Narinder Batra, the Hockey India (HI) secretary-general, blamed the IHF for the stalemate, saying they came up with fresh demands, which were not acceptable. The talks, which began on Thursday, continued on Friday for more than three hours, but both parties failed to find a solution for merger.
"We just demanded a fair arrangement on power sharing. We proposed a divided tenure of secretary-general and treasurer, which was rejected. They also kept alienating themselves from our World Series Hockey, which in future, could pose troubles for the players. Besides, Batra also wanted us to withdraw cases filed against the FIH (international hockey federation) and IOA, which was not acceptable," said Mathur.

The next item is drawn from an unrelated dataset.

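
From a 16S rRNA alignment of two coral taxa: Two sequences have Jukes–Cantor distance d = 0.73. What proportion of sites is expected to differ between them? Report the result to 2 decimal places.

0.47

p = (3/4)(1 − e^(−4d/3)) = 0.75 × (1 − e^(-0.973333)) = 0.75 × (1 − 0.377822) = 0.466634.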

Batra said the recommendations made by the sports ministry for a unified body were "fair" but the IHF came up with new demands. He said that irrespective of failed talks, HI has decided to co-opt IHF president, RK Shetty, and former IHF chief, KPS Gill, in their executive board.
IHF’s new demand
"We have made up our mind to co-opt Shetty as senior vice-president and Gill as life-time chief patron of HI in our next AGM," he added.
IHF sources said they had proposed that each group should hold the posts for two years, whereby HI secretary continues till August 2012 and then IHF representative takes over till 2014, when the elections to form a unified body would be held. "Batra rejected the proposal outright because he did not want to forgo the post of secretary-general."
The source added that, "HI proposed two posts for secretary and treasurer (one each from the two bodies). We rejected this because we feared that Batra wield all powers and our representative would just be a glorified clerk in the set-up," said the sources.
A final bone of contention was the suggestion that the unified body should have a new constitution. "As we were forming a new body, we proposed that it should have a new constitution. How can the body have either the HI or IHF constitution?" said IHF president Shetty.
With the talks failing, the sports ministry now looks set to approach the Supreme Court and apprise it on the developments. "We heard both the parties in pursuance of the directives issued by the apex court. The talks were inconclusive, so now the government will take a decision," said Injeti Srinivas, joint secretary sports ministry.